Rochecotte, 11 mai 1842.—Les journaux nous ont appris hier l'affreux malheur arrivé sur le chemin de fer de la rive gauche de Versailles à Paris: les détails en sont hideux; le Galignany les donne au complet, sans cependant pouvoir préciser le nombre exact, ni les noms des victimes; les cadavres, surtout ceux des brûlés, ne laissant aucun signe humain d'après lequel on puisse distinguer un corps d'un autre. Depuis l'établissement des chemins de fer, c'est le malheur le plus considérable, le plus compliqué et le plus affreux qui les ait marqués. Il me semble que les amendes devraient être énormes, afin qu'on fût plus soigneux, car les accidents n'arrivent que par manque de précautions et d'attention suffisante.

Rochecotte, 15 mai 1842 (jour de la Pentecôte).—M. de Barante est arrivé hier, à la fin de la matinée, toujours aimable, bon et affectueux.

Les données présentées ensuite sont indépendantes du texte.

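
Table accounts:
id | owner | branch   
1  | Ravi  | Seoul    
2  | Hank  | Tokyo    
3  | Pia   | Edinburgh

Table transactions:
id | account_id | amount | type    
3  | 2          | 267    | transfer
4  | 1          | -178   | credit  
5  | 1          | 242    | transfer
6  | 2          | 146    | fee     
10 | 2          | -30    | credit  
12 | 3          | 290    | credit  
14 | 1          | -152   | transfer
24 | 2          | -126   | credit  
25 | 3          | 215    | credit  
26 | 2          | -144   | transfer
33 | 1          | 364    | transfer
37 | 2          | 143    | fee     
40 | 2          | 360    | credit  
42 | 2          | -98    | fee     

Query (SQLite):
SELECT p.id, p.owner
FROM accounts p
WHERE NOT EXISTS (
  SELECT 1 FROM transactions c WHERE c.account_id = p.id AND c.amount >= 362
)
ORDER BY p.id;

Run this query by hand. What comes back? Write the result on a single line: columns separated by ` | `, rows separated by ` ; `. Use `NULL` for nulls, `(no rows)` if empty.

2 | Hank ; 3 | Pia

For each accounts row, check whether any transactions with matching account_id has amount >= 362.
Keep rows where that is false.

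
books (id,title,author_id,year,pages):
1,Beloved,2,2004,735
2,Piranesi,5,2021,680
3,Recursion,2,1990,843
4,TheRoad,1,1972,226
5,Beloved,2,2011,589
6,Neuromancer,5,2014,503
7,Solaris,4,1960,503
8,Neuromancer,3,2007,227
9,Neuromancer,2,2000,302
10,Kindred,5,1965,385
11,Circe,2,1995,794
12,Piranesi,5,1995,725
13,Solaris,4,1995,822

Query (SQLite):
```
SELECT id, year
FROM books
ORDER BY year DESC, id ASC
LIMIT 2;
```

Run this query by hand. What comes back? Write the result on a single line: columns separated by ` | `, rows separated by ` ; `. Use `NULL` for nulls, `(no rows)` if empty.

2 | 2021 ; 6 | 2014

Sort by year desc, tiebreak id asc: (2021, id=2), (2014, id=6), (2011, id=5), (2007, id=8), (2004, id=1) …. Take first 2.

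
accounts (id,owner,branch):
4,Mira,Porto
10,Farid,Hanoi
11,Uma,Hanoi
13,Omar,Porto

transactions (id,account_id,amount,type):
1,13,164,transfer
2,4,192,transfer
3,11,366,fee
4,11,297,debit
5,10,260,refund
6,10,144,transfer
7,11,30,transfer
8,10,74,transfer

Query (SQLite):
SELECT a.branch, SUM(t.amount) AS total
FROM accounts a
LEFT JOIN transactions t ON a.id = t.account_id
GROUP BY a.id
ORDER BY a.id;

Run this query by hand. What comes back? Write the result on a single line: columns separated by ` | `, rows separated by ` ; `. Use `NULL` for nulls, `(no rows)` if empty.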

Les personnes qu'il a trouvées ici gênent un peu la conversation: il ne m'a appris aucune nouvelle proprement dite; son propre avenir reste toujours fort incertain; si la santé de M. de La Tour-Maubourg reste aussi déplorable qu'elle l'est, il lui faudra quitter les affaires, et alors Barante aurait Rome. La question de Pétersbourg pourra rester très longtemps encore où elle en est.

Il n'est question, à Paris, que de la prodigieuse magnificence de la maison Hope, et des fêtes qu'on y donne. Les salons de Versailles, du Versailles de Louis XIV, pas moins que cela[ [63]!